The bible for bringing cutting-edge products to larger markets—now revised and updated with new insights into the realities of high-tech marketing
In Crossing the Chasm, Geoffrey A. Moore shows that in the Technology Adoption Life Cycle—which begins with innovators and moves to early adopters, early majority, late majority, and laggards—there is a vast chasm between the early adopters and the early majority. While early adopters are willing to sacrifice for the advantage of being first, the early majority waits until they know that the technology actually offers improvements in productivity. The challenge for innovators and marketers is to narrow this chasm and ultimately accelerate adoption across every segment.
This third edition brings Moore's classic work up to date with dozens of new examples of successes and failures, new strategies for marketing in the digital world, and Moore's most current insights and findings. He also includes two new appendices, the first connecting the ideas in Crossing the Chasm to work subsequently published in his Inside the Tornado, and the second presenting his recent groundbreaking work for technology adoption models for high-tech consumer markets.
Lesson 1: The chasm is a gap between visionary early adopters and the pragmatic majority.
The main idea of the book is based on the technology adoption life cycle, which states that new technology makes its way through the population in a bell curve distribution. Innovators jump on the product at first, followed by early adopters, the early and late majority, to finally reach the laggards (the people who only got a Facebook account when their Mum had already joined 6 months before). The chasm is the huge gap that lies between the early adopters and the early majority, when a product is very disruptive and requires behavioral changes. The reason is that the motivations for buying a product are vastly different. The visionary early adopters want huge changes and are willing to bet on them against the odds. People in the early majority are much more pragmatic though. They don’t want big changes and huge innovations, but rather incremental improvements based on using proven products and solutions. Therefore, most arguments visionaries make to get the majority to buy aren’t appealing. The majority wants to buy from established brands and companies, but without having the majority buy your product, you can’t become an established brand. This dilemma is what Geoffrey Moore calls “The Chasm” and it’s something all high tech companies must overcome, if they ever want to see their product become successful and reach the majority of the population.
Lesson 2: You can only cross the chasm by targeting a specific niche first.

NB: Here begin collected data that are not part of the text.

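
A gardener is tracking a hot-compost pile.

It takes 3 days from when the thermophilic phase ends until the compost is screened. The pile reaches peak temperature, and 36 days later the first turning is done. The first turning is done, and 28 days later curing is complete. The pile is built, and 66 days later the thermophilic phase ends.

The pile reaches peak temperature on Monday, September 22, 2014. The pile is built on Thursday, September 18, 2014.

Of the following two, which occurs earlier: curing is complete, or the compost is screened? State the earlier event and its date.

The pile reaches peak temperature: Sep 22, 2014.
The first turning is done: Sep 22, 2014 + 36 days = Oct 28, 2014.
Curing is complete: Oct 28, 2014 + 28 days = Nov 25, 2014.
The pile is built: Sep 18, 2014.
The thermophilic phase ends: Sep 18, 2014 + 66 days = Nov 23, 2014.
The compost is screened: Nov 23, 2014 + 3 days = Nov 26, 2014.
Comparing: curing is complete on Nov 25, 2014 vs the compost is screened on Nov 26, 2014. Earlier: curing is complete.

Curing is complete — Tuesday, November 25, 2014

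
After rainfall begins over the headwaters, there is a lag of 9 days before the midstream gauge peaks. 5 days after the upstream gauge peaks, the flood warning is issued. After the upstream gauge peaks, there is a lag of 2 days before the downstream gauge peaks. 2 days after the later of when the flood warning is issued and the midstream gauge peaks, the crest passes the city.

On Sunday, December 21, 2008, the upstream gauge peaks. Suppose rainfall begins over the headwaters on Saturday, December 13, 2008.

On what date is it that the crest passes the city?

Sunday, December 28, 2008

The upstream gauge peaks: Dec 21, 2008.
The flood warning is issued: Dec 21, 2008 + 5 days = Dec 26, 2008.
Rainfall begins over the headwaters: Dec 13, 2008.
The midstream gauge peaks: Dec 13, 2008 + 9 days = Dec 22, 2008.
Both prerequisites met — the flood warning is issued (Dec 26, 2008), the midstream gauge peaks (Dec 22, 2008); the later is Dec 26, 2008.
The crest passes the city: Dec 26, 2008 + 2 days = Dec 28, 2008.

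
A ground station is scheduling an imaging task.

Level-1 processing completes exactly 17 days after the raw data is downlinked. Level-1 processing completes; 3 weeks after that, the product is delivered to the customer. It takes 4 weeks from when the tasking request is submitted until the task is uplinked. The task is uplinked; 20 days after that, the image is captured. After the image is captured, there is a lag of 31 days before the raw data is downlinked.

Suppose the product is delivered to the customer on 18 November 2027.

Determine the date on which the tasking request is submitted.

The product is delivered to the customer: Nov 18, 2027.
Level-1 processing completes: Nov 18, 2027 − 3 weeks = Oct 28, 2027.
The raw data is downlinked: Oct 28, 2027 − 17 days = Oct 11, 2027.
The image is captured: Oct 11, 2027 − 31 days = Sep 10, 2027.
The task is uplinked: Sep 10, 2027 − 20 days = Aug 21, 2027.
The tasking request is submitted: Aug 21, 2027 − 4 weeks = Jul 24, 2027.

24 July 2027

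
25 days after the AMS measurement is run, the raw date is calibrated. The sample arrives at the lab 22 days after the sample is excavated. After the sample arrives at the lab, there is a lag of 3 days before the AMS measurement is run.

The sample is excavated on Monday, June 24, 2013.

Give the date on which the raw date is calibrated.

Tuesday, August 13, 2013

The sample is excavated: Jun 24, 2013.
The sample arrives at the lab: Jun 24, 2013 + 22 days = Jul 16, 2013.
The AMS measurement is run: Jul 16, 2013 + 3 days = Jul 19, 2013.
The raw date is calibrated: Jul 19, 2013 + 25 days = Aug 13, 2013.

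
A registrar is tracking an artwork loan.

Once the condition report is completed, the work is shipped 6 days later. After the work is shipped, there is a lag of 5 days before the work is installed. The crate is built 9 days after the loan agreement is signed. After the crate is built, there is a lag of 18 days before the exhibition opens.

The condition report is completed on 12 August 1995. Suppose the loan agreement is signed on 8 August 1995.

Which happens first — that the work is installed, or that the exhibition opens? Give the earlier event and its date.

The condition report is completed: Aug 12, 1995.
The work is shipped: Aug 12, 1995 + 6 days = Aug 18, 1995.
The work is installed: Aug 18, 1995 + 5 days = Aug 23, 1995.
The loan agreement is signed: Aug 8, 1995.
The crate is built: Aug 8, 1995 + 9 days = Aug 17, 1995.
The exhibition opens: Aug 17, 1995 + 18 days = Sep 4, 1995.
Comparing: the work is installed on Aug 23, 1995 vs the exhibition opens on Sep 4, 1995. Earlier: the work is installed.

The work is installed — 23 August 1995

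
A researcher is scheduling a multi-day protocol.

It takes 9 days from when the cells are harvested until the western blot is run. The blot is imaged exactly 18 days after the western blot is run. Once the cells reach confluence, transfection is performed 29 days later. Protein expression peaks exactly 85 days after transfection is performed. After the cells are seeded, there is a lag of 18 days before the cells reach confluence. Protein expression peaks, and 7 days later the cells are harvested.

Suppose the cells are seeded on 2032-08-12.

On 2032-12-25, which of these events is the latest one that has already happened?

The cells are seeded: Aug 12, 2032.
The cells reach confluence: Aug 12, 2032 + 18 days = Aug 30, 2032.
Transfection is performed: Aug 30, 2032 + 29 days = Sep 28, 2032.
Protein expression peaks: Sep 28, 2032 + 85 days = Dec 22, 2032.
The cells are harvested: Dec 22, 2032 + 7 days = Dec 29, 2032.
The western blot is run: Dec 29, 2032 + 9 days = Jan 7, 2033.
The blot is imaged: Jan 7, 2033 + 18 days = Jan 25, 2033.
Dec 25, 2032 falls between when protein expression peaks (Dec 22, 2032) and when the cells are harvested (Dec 29, 2032).

Protein expression peaks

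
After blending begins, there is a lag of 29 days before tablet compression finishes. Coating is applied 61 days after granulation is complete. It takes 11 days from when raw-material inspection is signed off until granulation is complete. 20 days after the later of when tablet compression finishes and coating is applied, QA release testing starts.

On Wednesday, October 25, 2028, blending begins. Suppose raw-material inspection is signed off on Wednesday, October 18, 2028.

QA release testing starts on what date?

Thursday, January 18, 2029

Blending begins: Oct 25, 2028.
Tablet compression finishes: Oct 25, 2028 + 29 days = Nov 23, 2028.
Raw-material inspection is signed off: Oct 18, 2028.
Granulation is complete: Oct 18, 2028 + 11 days = Oct 29, 2028.
Coating is applied: Oct 29, 2028 + 61 days = Dec 29, 2028.
Both prerequisites met — tablet compression finishes (Nov 23, 2028), coating is applied (Dec 29, 2028); the later is Dec 29, 2028.
QA release testing starts: Dec 29, 2028 + 20 days = Jan 18, 2029.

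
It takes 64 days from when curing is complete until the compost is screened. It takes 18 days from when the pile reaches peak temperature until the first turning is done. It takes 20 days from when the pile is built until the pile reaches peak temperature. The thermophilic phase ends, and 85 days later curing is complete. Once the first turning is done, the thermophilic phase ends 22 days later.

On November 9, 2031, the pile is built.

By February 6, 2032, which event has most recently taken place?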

So how do you overcome that vast chasm between the two groups? You start small. Pick a very targeted and specific niche of customers inside the early majority to focus on. Then you can expand into other niches later on until you cross the critical threshold. Think of it as first securing a beachhead in an invasion, to take a stand and then build from there. In order to convince your target segment you’re selling a holistic, well-supported product with good references and establish yourself as the market leader, you have to strictly sell to only your target group. Don’t expand too early or sell to outsiders, just because you have the chance to. You’ll end up adjusting and customizing your product to death to make it fit for every individual purchase. When you commit to only sell to 28-34 year old professionals in San Francisco, for example, you gain 3 advantages: Since the market is small, it’s easier to win over the majority in it. Word of mouth references circulate faster. You can develop a standard package product that meets all requirements of your target group. But you don’t just have to commit to a certain segment. You also have to talk about that commitment.
Lesson 3: Position yourself as the market leader in your niche by making a strong claim.

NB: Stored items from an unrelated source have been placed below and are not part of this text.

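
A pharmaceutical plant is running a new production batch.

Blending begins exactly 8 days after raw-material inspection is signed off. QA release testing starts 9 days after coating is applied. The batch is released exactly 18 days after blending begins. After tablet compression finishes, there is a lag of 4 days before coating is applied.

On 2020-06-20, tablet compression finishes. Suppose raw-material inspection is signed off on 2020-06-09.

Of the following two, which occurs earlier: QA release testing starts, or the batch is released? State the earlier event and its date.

Tablet compression finishes: Jun 20, 2020.
Coating is applied: Jun 20, 2020 + 4 days = Jun 24, 2020.
QA release testing starts: Jun 24, 2020 + 9 days = Jul 3, 2020.
Raw-material inspection is signed off: Jun 9, 2020.
Blending begins: Jun 9, 2020 + 8 days = Jun 17, 2020.
The batch is released: Jun 17, 2020 + 18 days = Jul 5, 2020.
Comparing: QA release testing starts on Jul 3, 2020 vs the batch is released on Jul 5, 2020. Earlier: QA release testing starts.

QA release testing starts — 2020-07-03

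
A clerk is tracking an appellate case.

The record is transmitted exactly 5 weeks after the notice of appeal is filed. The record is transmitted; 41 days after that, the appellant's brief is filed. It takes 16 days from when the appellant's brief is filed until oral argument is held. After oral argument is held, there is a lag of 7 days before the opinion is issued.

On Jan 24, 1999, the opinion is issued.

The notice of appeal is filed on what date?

The opinion is issued: Jan 24, 1999.
Oral argument is held: Jan 24, 1999 − 7 days = Jan 17, 1999.
The appellant's brief is filed: Jan 17, 1999 − 16 days = Jan 1, 1999.
The record is transmitted: Jan 1, 1999 − 41 days = Nov 21, 1998.
The notice of appeal is filed: Nov 21, 1998 − 5 weeks = Oct 17, 1998.

Oct 17, 1998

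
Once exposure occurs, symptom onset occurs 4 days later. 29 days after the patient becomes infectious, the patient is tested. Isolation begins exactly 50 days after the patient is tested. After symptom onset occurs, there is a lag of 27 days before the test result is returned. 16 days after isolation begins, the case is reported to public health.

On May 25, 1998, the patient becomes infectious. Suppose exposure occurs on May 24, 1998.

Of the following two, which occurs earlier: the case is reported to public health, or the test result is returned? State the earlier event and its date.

The test result is returned — Jun 24, 1998

The patient becomes infectious: May 25, 1998.
The patient is tested: May 25, 1998 + 29 days = Jun 23, 1998.
Isolation begins: Jun 23, 1998 + 50 days = Aug 12, 1998.
The case is reported to public health: Aug 12, 1998 + 16 days = Aug 28, 1998.
Exposure occurs: May 24, 1998.
Symptom onset occurs: May 24, 1998 + 4 days = May 28, 1998.
The test result is returned: May 28, 1998 + 27 days = Jun 24, 1998.
Comparing: the case is reported to public health on Aug 28, 1998 vs the test result is returned on Jun 24, 1998. Earlier: the test result is returned.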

Positioning is extremely important when it comes to customers making purchase decisions. For example, when I mention Lamborghini, you immediately recall certain attributes in your head, like “expensive”, “luxurious”, “high-end”, “sportscars” and “rare”. That’s great positioning in action. Pragmatists want to know where you stand with respect to your competition (as they’re only interested in established brands), but you’re the high tech newbie, and there might not even be direct competition, so what can you do? You define your competition yourself. When you contrast yourself with a market alternative (the traditional way of doing things) and a product alternative (a competitor, who uses the same technology, but in a different industry), you can easily position yourself as the leader in the new, combined field. For example, Dropbox could’ve positioned itself by saying: “For private PC users, who are sick of carrying files from one PC to the next via USB stick, we offer a hardware-free file syncing solution. Our service makes your files available on any device with an internet connection, just like YouTube does with video, but with any type of file you choose.” These 2 sentences are all it takes to give you a powerful position – in fact, it shouldn’t take more than 2 sentences to make it clear to everyone in your target niche. This claim will allow you to focus exactly on your initial niche and eventually take the majority of the market share there, so you can then expand and dominate the rest of the market as well.